And now for something completely different: a little ray of Mexican sunshine to warm your January – with apologies to my Australian, Brazilian and South African readership.
(N.B.: if you are an email subscriber, you will need to visit the main blog site to access the embedded video.)
If you’re a fan of the incomparably more famous Danzón No. 2, you might be surprised to know Arturo Márquez has written seven other works in the genre. Hopefully you won’t be surprised to learn there’s a No. 1 which, with its own distinct charms and rhythms, stands entirely on its own from its siblings. I described it to the orchestra as the “Mexican Bolero,” a reference to the fact that the work is held together more by a distinct rhythmic cell than any melodic element. Similarly, like the more famous Bolero by Maurice Ravel it may not be the most profound work (Ravel himself declined to describe his effort as “music”), but No. 1 offers some distinct advantages. It’s as energizing as No. 2 though so infrequently performed it has avoided the cliché status its sequel seems to have achieved. It requires far fewer performing forces, is somewhat shorter, but is also considerably more challenging to count and to integrate from the musicians’ perspective.

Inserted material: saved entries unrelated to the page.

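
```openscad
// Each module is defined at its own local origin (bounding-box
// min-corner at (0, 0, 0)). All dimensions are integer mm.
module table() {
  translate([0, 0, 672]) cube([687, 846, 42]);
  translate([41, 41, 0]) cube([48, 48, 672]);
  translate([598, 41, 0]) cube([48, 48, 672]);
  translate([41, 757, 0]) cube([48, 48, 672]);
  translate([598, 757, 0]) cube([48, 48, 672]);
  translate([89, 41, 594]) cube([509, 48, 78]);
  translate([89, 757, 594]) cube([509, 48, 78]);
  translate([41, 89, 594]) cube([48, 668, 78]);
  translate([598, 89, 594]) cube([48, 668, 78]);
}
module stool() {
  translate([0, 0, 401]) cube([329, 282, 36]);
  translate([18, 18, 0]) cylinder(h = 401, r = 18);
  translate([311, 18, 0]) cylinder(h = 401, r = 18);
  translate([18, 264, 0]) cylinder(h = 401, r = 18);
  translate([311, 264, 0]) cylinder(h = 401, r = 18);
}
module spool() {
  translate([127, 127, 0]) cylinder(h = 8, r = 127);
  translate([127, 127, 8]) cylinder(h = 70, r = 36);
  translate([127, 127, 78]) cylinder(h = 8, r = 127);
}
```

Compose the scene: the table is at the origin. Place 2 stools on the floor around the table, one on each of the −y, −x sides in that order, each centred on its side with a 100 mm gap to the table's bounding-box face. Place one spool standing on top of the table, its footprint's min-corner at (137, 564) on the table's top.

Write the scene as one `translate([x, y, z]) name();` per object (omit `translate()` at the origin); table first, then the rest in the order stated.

table();
translate([179, -382, 0]) stool();
translate([-429, 282, 0]) stool();
translate([137, 564, 714]) spool();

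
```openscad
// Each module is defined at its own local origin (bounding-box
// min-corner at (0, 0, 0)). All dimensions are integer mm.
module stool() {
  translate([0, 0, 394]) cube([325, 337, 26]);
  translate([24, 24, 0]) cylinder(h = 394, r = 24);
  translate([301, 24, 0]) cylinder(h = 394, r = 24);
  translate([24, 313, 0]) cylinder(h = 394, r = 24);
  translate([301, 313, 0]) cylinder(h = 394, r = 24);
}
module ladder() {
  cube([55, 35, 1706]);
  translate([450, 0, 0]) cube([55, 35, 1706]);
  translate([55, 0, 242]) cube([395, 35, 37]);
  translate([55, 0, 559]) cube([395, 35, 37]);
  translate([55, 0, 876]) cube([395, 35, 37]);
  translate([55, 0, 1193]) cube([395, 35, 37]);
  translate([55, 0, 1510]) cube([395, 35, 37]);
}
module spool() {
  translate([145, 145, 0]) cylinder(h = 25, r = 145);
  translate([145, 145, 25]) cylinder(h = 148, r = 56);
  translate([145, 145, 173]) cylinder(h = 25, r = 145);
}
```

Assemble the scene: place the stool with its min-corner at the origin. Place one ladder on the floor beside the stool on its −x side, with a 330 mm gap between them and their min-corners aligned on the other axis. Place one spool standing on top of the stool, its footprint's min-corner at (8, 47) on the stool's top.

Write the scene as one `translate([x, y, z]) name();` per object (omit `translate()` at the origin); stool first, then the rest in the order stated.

stool();
translate([-835, 0, 0]) ladder();
translate([8, 47, 420]) spool();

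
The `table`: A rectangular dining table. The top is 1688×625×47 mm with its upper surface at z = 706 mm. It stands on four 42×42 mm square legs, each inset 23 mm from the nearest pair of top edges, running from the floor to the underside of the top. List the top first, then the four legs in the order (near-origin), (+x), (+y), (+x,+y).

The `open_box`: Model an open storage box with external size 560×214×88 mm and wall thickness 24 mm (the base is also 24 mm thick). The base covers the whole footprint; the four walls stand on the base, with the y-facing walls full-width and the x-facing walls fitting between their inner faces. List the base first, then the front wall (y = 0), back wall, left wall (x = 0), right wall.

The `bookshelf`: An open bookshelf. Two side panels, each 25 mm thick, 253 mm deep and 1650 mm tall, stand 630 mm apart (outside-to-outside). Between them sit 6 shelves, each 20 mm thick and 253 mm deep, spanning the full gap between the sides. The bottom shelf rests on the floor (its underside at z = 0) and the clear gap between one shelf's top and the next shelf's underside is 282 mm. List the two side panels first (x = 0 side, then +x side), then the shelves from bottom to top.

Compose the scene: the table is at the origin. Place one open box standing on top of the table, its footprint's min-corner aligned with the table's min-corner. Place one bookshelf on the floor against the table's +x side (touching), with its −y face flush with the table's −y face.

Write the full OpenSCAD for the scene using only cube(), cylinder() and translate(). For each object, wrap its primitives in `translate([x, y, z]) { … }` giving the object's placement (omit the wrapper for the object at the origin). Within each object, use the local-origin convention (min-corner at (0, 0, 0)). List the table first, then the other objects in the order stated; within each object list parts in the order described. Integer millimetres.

translate([0, 0, 659]) cube([1688, 625, 47]);
translate([23, 23, 0]) cube([42, 42, 659]);
translate([1623, 23, 0]) cube([42, 42, 659]);
translate([23, 560, 0]) cube([42, 42, 659]);
translate([1623, 560, 0]) cube([42, 42, 659]);
translate([0, 0, 706]) {
  cube([560, 214, 24]);
  translate([0, 0, 24]) cube([560, 24, 64]);
  translate([0, 190, 24]) cube([560, 24, 64]);
  translate([0, 24, 24]) cube([24, 166, 64]);
  translate([536, 24, 24]) cube([24, 166, 64]);
}
translate([1688, 0, 0]) {
  cube([25, 253, 1650]);
  translate([605, 0, 0]) cube([25, 253, 1650]);
  translate([25, 0, 0]) cube([580, 253, 20]);
  translate([25, 0, 302]) cube([580, 253, 20]);
  translate([25, 0, 604]) cube([580, 253, 20]);
  translate([25, 0, 906]) cube([580, 253, 20]);
  translate([25, 0, 1208]) cube([580, 253, 20]);
  translate([25, 0, 1510]) cube([580, 253, 20]);
}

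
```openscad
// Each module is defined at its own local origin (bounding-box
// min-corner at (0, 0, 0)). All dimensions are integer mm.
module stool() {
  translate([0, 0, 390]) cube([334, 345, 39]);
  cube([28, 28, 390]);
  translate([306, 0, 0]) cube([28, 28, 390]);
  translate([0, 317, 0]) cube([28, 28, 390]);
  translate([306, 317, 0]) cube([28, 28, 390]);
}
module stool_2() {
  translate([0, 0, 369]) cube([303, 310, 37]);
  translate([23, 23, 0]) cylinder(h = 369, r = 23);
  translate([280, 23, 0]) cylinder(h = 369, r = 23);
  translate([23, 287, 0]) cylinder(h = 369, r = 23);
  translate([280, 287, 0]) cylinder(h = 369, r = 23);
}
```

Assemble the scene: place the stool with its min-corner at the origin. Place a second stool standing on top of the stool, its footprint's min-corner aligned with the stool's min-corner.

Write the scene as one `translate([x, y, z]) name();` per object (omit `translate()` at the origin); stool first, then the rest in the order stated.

stool();
translate([0, 0, 429]) stool_2();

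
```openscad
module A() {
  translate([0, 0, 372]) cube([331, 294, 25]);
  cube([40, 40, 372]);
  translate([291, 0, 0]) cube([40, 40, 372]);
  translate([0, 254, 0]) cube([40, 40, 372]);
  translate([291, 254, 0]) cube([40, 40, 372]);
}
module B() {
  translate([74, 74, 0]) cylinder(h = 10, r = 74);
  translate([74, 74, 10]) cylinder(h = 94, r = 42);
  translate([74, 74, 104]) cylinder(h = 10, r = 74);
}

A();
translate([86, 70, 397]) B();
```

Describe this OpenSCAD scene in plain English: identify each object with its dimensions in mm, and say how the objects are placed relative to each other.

A is a four-legged stool. The seat is 331×294 mm, 25 mm thick, top at z = 397 mm. It stands on four square legs, each 40×40 mm in cross-section, from z = 0 to the seat underside, each flush with a corner of the seat.

B is a spool: two coaxial disc flanges of radius 74 mm and thickness 10 mm, joined by a core cylinder of radius 42 mm and height 94 mm. The lower flange rests on z = 0 and the three cylinders share a vertical axis.

The spool is on top of the stool.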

The biggest teaching challenge, however, was getting a quite skilled but rather staid string section to learn how to groove in 5/4 time. The idea of grooving, in any time signature, is unfamiliar territory for so many of the fine student musicians at this institution, although a few do possess the self-confidence it requires (watch that harp player go!). This video was taken at the final concert of my first semester at UNC Charlotte in my new role as Director of Orchestras for the institution, and although there are plenty of the warts one might expect in a student performance, I must say I’m very proud of how much this ensemble achieved over the term. Coaching this group, or rather, building and instilling a culture of performing and collaborative values inspired by my years of research into Sistema concepts, has been a fascinating experience. I’ll comment further on this when I’ve had more time to reflect. For now, enjoy the video.